ケアマネジャーって何をしてくれるの?疑問に思う人もいらっしゃるかもしてませんが、介護に関することならどのようなことでも相談可能です。
例えば、足腰が弱くなっていればデイケアでリハビリを紹介してくれたり、施設入所の資料を集めてくれたりもします。緊急の用事の時は自宅まで足を運んでくれることもあります。
そんなケアマネジャーですので、離れていても
「親の体調はどうですか?」
「病気はしてないですか?」
「認知所の進行具合はどうすか?」
など親の様子を電話で尋ねても構いません。
時にはケアマネジャーに感謝の気持ちを伝えることも大切です。
そのようなことをしていくうちに、関係は良好になるでしょう。
サービス提供事業所にも連絡を
担当のケアマネジャーと普段から連絡を取っておくことも大切ですが、訪問介護や訪問看護、デイサービスやデイケアなどのサービスを提供してくれる事業所に心身状態を問い合わせることも大切です。
ケアマネジャーよりも詳しい情報を得ている場合もあります。
民生委員にも協力を得る
社会資源である民生委員を積極的に行うと、より遠距離介護を安心して行うことができます。
民生委員は福祉に関する地域の身近な相談相手です。

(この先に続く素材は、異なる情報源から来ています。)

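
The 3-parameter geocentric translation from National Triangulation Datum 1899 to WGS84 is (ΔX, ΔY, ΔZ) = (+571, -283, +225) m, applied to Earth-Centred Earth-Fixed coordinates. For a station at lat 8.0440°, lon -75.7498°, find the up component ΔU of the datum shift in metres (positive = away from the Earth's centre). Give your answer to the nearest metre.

ΔU = 442 m

The local up (radial) axis is (cos φ cos λ, cos φ sin λ, sin φ), giving ΔU = 139.173 + 271.593 + 31.485 = 442.25 m.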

場合によっては昔から馴染みの人がされていることもあります。
帰省は計画的に
経済的な配慮を考えると、帰省は年間を通して計画的に行うことをお勧めします。
例えば、正月やお盆などの時期は避けて、3月、7月、12月というように交通機関の予約を早めにしておくと少しでも安価に帰省できるでしょう。
緊急時の対応について
緊急連絡先をケアマネに伝えておく
高齢になるといつ、どのような状況で急変するか分かりません。
主に介護をしている人(キーパーソン)の自宅電話番号は勿論、携帯電話もケアマネジャーに伝えておきましょう。
もし連絡が繋がらなかった場合に備えて、第二、第三、第四連絡先まで伝えておくと安心でしょう。
帰省の最短時間を調べておく
普段は車で帰省していても、緊急時にはそれが一番速いとは限りません。
連絡が入ったとき、どのような交通機関が一番速く帰省できるのか調べておくようにしましょう。
曜日や時間によっても最短時間は違うので要注意です。
最期について考えておく
高齢になれば避けては通れないことです。
最期をどのようにするか事前に考えておいて、万が一に備えて各関係機関に伝えられるようにしておくと迅速に事が進むでしょう。
葬儀会社も事前にリサーチ
不謹慎かもしてませんが、死後のことも考えておく必要があります。
施設に入所していれば死後24時間はご遺体を安置させてくれるところもあるようです。
その後はご遺体を自宅に連れて帰るか、葬儀者の会館などに送るのか判断が必要になりますので、そのためにも事前に葬儀会社を調べておいて、死後どのようにするかを相談して決めておきましょう。